Sherri Tan

 

COMMUNITY INVOLVEMENT

Ms. Tan has been actively involved in community projects throughout her career. In collaboration with artist, Joe Nicastri, Tan creates artist books and sculptures, which are used in participatory, community-based programs, nation-wide. In 1998, Nicastri and Tan created Arts for Humanity, (AH) a non-profit organization, which uniquely facilitates dialogue and understanding about diversity, conflict resolution, organizational development and team-building through the arts. Their recent workshops have included the Surplus of Memory workshop for the Board of Directors of the National Conference for Community and Justice (NCCJ), Orlando; the Art and Conscience workshop for the Miami NCCJ's Metrotown program for high school students, and a roundtable Questions of Tolerance workshop at the University of Pennsylvania, Philadelphia. Recently, they coordinated a multi-disciplinary arts series followed by interactive audience symposia on ethnicity and identity in Miami Beach, FL. The "Gyspy, Jew, Haitian", program, including classical music concerts, theatre, film events and community discussions, was presented in collaboration with the New World Symphony, Area Stage Company and Alliance Cinema.

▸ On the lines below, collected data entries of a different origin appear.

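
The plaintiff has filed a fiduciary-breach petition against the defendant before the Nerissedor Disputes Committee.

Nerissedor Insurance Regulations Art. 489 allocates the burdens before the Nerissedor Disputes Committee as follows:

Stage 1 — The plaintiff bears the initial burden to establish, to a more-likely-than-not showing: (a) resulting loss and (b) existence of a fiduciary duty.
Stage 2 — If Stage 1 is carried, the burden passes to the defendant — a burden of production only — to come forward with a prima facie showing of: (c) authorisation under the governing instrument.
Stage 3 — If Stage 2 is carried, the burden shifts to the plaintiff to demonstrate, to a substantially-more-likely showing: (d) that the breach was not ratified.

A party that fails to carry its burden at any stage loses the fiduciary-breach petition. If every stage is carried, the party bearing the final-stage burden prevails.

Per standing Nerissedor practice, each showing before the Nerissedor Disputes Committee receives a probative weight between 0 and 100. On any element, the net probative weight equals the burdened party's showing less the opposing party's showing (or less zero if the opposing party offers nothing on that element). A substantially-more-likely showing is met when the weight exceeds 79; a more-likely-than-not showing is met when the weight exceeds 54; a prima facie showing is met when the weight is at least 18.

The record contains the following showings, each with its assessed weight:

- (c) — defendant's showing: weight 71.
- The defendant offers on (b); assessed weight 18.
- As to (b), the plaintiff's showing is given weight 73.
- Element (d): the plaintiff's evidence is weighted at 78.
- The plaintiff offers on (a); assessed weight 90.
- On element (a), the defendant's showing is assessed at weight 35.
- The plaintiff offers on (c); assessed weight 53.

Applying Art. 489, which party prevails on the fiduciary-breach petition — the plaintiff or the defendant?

Stage 1 — burden on plaintiff; standard: a more-likely-than-not showing (weight exceeds 54).
    (a): 90 − 35 = 55 > 54 [met]
    (b): 73 − 18 = 55 > 54 [met]
  The plaintiff carries Stage 1; the defendant now bears the burden.
Stage 2 — burden on defendant; standard: a prima facie showing (weight is at least 18).
    (c): 71 − 53 = 18 ≥ 18 [met]
  All elements met. The burden passes to the plaintiff.
Stage 3 — burden on plaintiff; standard: a substantially-more-likely showing (weight exceeds 79).
    (d): 78 ≤ 79 [not met]
  Not every element is met, so the plaintiff fails to carry Stage 3.
The analysis ends at Stage 3; the defendant prevails.

defendant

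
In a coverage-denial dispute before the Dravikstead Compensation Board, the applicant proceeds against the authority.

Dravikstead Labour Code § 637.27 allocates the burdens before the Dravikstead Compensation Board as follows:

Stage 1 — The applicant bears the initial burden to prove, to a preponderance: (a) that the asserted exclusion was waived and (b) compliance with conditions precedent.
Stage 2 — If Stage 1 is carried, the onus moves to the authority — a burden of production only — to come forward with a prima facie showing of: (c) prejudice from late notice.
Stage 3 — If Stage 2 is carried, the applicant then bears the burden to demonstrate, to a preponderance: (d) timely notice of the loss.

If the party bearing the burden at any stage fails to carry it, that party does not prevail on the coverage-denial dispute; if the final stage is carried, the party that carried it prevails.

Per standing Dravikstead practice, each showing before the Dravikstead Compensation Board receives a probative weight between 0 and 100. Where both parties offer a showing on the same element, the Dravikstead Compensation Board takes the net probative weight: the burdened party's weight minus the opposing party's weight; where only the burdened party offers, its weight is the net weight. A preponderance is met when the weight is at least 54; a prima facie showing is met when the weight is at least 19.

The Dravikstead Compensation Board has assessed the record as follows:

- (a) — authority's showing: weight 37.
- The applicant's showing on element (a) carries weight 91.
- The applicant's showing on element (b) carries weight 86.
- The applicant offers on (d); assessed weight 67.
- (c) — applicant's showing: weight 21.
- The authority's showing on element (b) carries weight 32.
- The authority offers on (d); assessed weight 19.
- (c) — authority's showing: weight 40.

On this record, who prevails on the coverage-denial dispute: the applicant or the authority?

authority

Stage 1 (applicant, a preponderance, weight is at least 54): (a) net 91−37=54 ≥ 54 — meets; (b) net 86−32=54 ≥ 54 — meets.
  Stage 1 is satisfied; the onus moves to the authority.
Stage 2 (authority, a prima facie showing, weight is at least 19): (c) net 40−21=19 ≥ 19 — meets.
  The authority carries Stage 2; the applicant now bears the burden.
Stage 3 (applicant, a preponderance, weight is at least 54): (d) net 67−19=48 < 54 — fails.
  The applicant does not carry Stage 3.
So the authority prevails.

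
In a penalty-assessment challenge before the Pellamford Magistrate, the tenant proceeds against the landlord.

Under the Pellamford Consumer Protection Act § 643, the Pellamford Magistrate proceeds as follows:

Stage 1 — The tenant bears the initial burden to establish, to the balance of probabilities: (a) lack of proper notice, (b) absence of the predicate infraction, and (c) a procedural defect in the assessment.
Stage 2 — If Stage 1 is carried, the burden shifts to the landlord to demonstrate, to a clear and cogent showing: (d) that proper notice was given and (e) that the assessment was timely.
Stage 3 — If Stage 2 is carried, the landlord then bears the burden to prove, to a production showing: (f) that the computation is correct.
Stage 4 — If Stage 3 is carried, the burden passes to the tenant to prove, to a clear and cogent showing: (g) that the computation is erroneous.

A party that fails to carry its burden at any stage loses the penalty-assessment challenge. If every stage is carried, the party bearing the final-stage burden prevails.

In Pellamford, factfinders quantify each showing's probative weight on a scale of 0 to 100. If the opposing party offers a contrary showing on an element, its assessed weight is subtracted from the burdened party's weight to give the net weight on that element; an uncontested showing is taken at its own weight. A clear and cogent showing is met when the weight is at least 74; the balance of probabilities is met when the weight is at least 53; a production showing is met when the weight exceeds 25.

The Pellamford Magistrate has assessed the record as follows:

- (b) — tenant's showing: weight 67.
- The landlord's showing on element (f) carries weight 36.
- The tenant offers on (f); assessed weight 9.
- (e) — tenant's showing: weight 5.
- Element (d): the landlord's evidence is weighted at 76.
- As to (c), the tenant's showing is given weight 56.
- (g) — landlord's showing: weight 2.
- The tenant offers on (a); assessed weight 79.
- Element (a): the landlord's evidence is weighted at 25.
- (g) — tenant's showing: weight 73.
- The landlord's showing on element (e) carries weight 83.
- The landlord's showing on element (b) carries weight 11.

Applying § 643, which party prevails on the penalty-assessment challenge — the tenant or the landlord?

landlord

Stage 1 — burden on tenant; standard: the balance of probabilities (weight is at least 53).
    (a): 79 − 25 = 54 ≥ 53 [met]
    (b): 67 − 11 = 56 ≥ 53 [met]
    (c): 56 ≥ 53 [met]
  Stage 1 is satisfied; the onus moves to the landlord.
Stage 2 — burden on landlord; standard: a clear and cogent showing (weight is at least 74).
    (d): 76 ≥ 74 [met]
    (e): 83 − 5 = 78 ≥ 74 [met]
  Stage 2 carried; the burden remains with the landlord.
Stage 3 — burden on landlord; standard: a production showing (weight exceeds 25).
    (f): 36 − 9 = 27 > 25 [met]
  The landlord carries Stage 3; the tenant now bears the burden.
Stage 4 — burden on tenant; standard: a clear and cogent showing (weight is at least 74).
    (g): 73 − 2 = 71 < 74 [not met]
  Stage 4 not carried; the tenant fails its burden.
The landlord prevails.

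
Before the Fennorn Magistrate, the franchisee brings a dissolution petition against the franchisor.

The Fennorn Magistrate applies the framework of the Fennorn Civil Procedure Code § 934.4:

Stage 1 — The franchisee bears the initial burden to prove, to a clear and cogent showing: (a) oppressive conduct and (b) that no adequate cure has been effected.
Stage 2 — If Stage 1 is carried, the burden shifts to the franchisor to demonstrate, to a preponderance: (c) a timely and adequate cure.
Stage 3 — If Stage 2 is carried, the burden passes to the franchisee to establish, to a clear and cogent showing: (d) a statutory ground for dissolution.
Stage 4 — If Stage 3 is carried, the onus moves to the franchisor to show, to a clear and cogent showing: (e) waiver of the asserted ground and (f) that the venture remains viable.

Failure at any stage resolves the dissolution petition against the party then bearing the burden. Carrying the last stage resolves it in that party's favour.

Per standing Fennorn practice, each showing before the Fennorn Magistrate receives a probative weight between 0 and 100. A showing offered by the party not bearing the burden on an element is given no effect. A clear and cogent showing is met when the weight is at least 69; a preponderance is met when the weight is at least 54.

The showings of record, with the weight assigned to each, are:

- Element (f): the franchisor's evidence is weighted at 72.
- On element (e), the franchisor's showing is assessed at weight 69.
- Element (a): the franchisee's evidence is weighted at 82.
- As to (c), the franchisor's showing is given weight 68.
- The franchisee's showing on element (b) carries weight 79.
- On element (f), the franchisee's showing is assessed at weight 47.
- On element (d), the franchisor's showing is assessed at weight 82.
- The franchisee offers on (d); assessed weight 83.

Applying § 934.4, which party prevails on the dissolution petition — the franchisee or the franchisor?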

Tan and Nicastri also conduct workshops for students of all ages, specializing in programs designed for high school and college students. They designed a week-long program for the Philadelphia NCCJ's Anytown Camp for teenage, non-art students, who would individually and collectively create multi-media productions, to explore dynamics of race, community, class, gender, sexuality, individual and group identities. Their program has been used as a model for other NCCJ camps.

In 1999, Nicastri's collection of art works, Surplus of Memory, with Sherri Tan's collaborations, was permanently acquired by the University of Florida in Gainesville, Florida, for nation-wide use in such programs. For this occasion, Nicastri and Tan launched a week-long series of art-making and dialogue-oriented workshops designed specifically for students of art and architecture, education, psychology, religious studies and political science at the University of Florida.